Он так летел к ней, а когда увидел, растерялся. Ему вдруг стало казаться, что заметна сыпь, из-за которой он старался не выезжать из дому, и он все трогал и трогал себя за шею, желая удостовериться, что чирьи надежно скрыты под воротником рубашки. Заметив его смущение, но не поняв его причины, хозяйка, избрав уместный предлог, почти приказала своей воспитаннице прогуляться с Батюшковым. С ними хотела увязаться старшая дочь Олениных, Варвара, но мать оставила ее с собой.
Едва они вышли в сад, как их внимание привлекли крики, раздававшиеся от бани, где в двух комнатках на чердаке проживал Иван Андреевич Крылов, баснописец и сослуживец Оленина, завсегдатай приютинской мызы.
Возле бани, выделенной ему под проживание, выстроенной в античном стиле с портиком и которую все теперь называли «крыловская кельюшка», стояла лазоревая карета, запряженная четверкой цугом с форейтором на правой уносной лошади. Два ливрейных лакея в синих сюртуках с малиновыми воротниками и обшлагами, с золотыми галунами на треугольных шляпах, соскочили с запяток, открыли дверцу с золоченым гербом и помогали выбираться из кареты престарелому графу Дмитрию Ивановичу Хвостову, прибывшему вслед за Батюшковым в Приютино.
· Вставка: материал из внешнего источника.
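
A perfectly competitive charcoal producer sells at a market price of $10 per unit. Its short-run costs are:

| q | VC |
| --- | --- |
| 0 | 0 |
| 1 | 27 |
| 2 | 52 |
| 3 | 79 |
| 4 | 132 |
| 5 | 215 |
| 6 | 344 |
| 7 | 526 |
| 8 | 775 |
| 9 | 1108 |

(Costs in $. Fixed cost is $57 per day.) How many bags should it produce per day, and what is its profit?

q = 0 (shut down); profit = -$57

Tabulate TR − TC: q=0: -57; q=1: -74; q=2: -89; q=3: -106; q=4: -149; q=5: -222; q=6: -341; q=7: -513; q=8: -752; q=9: -1075.
Profit is highest at q = 0. Equivalently, the lowest AVC in the table is 52/2 ≈ $26 at q = 2, and P = $10 falls below it — price never covers variable cost, so the firm shuts down and loses only its fixed cost.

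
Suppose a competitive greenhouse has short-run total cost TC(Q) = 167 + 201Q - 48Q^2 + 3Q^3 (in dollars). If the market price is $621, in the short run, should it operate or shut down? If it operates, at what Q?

Produce at Q = 14

Strip out fixed cost: VC = 201Q - 48Q^2 + 3Q^3. Then AVC = 201 - 48Q + 3Q^2 and MC = 201 - 96Q + 9Q^2.
The AVC parabola has its vertex at Q = 48/6 = 8, where AVC = 201 - 48·8 + 3·8^2 = $9.
Because $621 ≥ $9, revenue can cover variable cost; the firm operates.
Set P = MC: 621 = 201 - 96Q + 9Q^2 → -420 - 96Q + 9Q^2 = 0. The roots are Q = -10/3 and Q = 14; the profit-maximizing output is on the rising part of MC, so Q* = 14.
Check: AVC at Q = 14 is $117 ≤ P, so revenue covers variable cost.
Profit = P·Q − TC = 621·14 − 1805 = $6889.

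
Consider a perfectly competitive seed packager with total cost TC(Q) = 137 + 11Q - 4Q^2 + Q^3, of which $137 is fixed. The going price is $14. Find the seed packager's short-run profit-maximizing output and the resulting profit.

Profit = -$119 at Q = 3

AVC = 11 - 4Q + Q^2 has its minimum $7 at Q = 2; price $14 clears that bar, so the firm operates.
MC = 11 - 8Q + 3Q^2. Setting P = MC and taking the root on the rising branch gives Q* = 3.
TR = 14·3 = 42. TC = 137 + 24 = 161. Profit = 42 − 161 = -$119.
Shutting down would mean losing the fixed cost of $137, so operating at a loss of $119 is better by $18.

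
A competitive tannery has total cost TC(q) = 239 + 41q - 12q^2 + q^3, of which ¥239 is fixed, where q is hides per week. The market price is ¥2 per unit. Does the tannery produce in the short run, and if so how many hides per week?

Strip out fixed cost: VC = 41q - 12q^2 + q^3. Then AVC = 41 - 12q + q^2 and MC = 41 - 24q + 3q^2.
AVC is minimized where dAVC/dq = -12 + 2q = 0, at q = 6; min AVC = 41 - 12·6 + 6^2 = ¥5.
P = ¥2 lies below min AVC = ¥5; no output level covers variable cost.
Best response: produce nothing and absorb the ¥239 fixed cost.

Shut down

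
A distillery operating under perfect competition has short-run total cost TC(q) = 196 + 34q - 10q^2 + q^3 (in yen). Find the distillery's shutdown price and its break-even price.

Shutdown price = ¥9; break-even price = ¥41

AVC = 34 - 10q + q^2; minimized at q = 5, giving min AVC = ¥9. That is the shutdown price.
ATC = 196/q + 34 - 10q + q^2. Setting dATC/dq = −196/q^2 − 10 + 2q = 0 gives q = 7 (since 2·7^3 − 10·7^2 = 196).
min ATC = 196/7 + 34 − 10·7 + 7^2 = ¥41. That is the break-even price.
For ¥9 ≤ P < ¥41 the firm produces at a loss; below ¥9 it shuts down.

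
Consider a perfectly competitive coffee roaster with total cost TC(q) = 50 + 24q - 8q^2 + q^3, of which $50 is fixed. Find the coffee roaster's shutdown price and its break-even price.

AVC = 24 - 8q + q^2; minimized at q = 4, giving min AVC = $8. That is the shutdown price.
ATC = 50/q + 24 - 8q + q^2. Setting dATC/dq = −50/q^2 − 8 + 2q = 0 gives q = 5 (since 2·5^3 − 8·5^2 = 50).
min ATC = 50/5 + 24 − 8·5 + 5^2 = $19. That is the break-even price.
Between these two prices the firm operates at a loss; above $19 it earns a profit.

Shutdown price = $8; break-even price = $19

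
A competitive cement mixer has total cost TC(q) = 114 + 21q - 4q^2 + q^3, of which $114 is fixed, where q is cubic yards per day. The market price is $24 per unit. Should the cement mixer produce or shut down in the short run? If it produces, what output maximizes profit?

Produce at q = 3

Variable cost is VC = 21q - 4q^2 + q^3, so AVC = VC/q = 21 - 4q + q^2 and MC = dTC/dq = 21 - 8q + 3q^2.
The AVC parabola has its vertex at q = 4/2 = 2, where AVC = 21 - 4·2 + 2^2 = $17.
P = $24 exceeds min AVC = $17, so the firm stays open.
P = MC gives -3 - 8q + 3q^2 = 0, with roots -1/3 and 3. Take the larger (rising MC): q* = 3.
Check: AVC at q = 3 is $18 ≤ P, so revenue covers variable cost.
Profit = P·q − TC = 24·3 − 168 = -$96, a loss, but smaller than the $114 fixed cost the firm would lose by shutting down.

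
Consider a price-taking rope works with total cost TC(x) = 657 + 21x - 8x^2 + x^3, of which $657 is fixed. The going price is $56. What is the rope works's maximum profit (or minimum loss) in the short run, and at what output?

Profit = -$363 at x = 7

AVC = 21 - 8x + x^2 has its minimum $5 at x = 4; price $56 clears that bar, so the firm operates.
With MC = 21 - 16x + 3x^2, P = MC on the upward-sloping part at x* = 7.
TR = 56·7 = 392. TC = 657 + 98 = 755. Profit = 392 − 755 = -$363.
Shutting down would mean losing the fixed cost of $657, so operating at a loss of $363 is better by $294.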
Маленький, сморщенный, сухонький старичок, потрясая густо напудренной головой, двинулся к Ивану Андреевичу. Крылов, в вечно грязной, заляпанной соусом и пятнами кофе рубахе, с мохрами, торчащими в разные стороны, похожий на хомяка, потревоженного возле своей норы, стоял на задних лапах на пороге бани под портиком и, воздевая руки к небу, кричал:
— Нет, нет и нет!
— Иван Андреевич, не обессудьте, — кряхтел граф, подбираясь к нему бочком и доставая из кармана светло-серого фрака листки. — Стихи легкие, как перышко голубя. «Ода соловью». То есть вам, несравненный Иван Андреевич!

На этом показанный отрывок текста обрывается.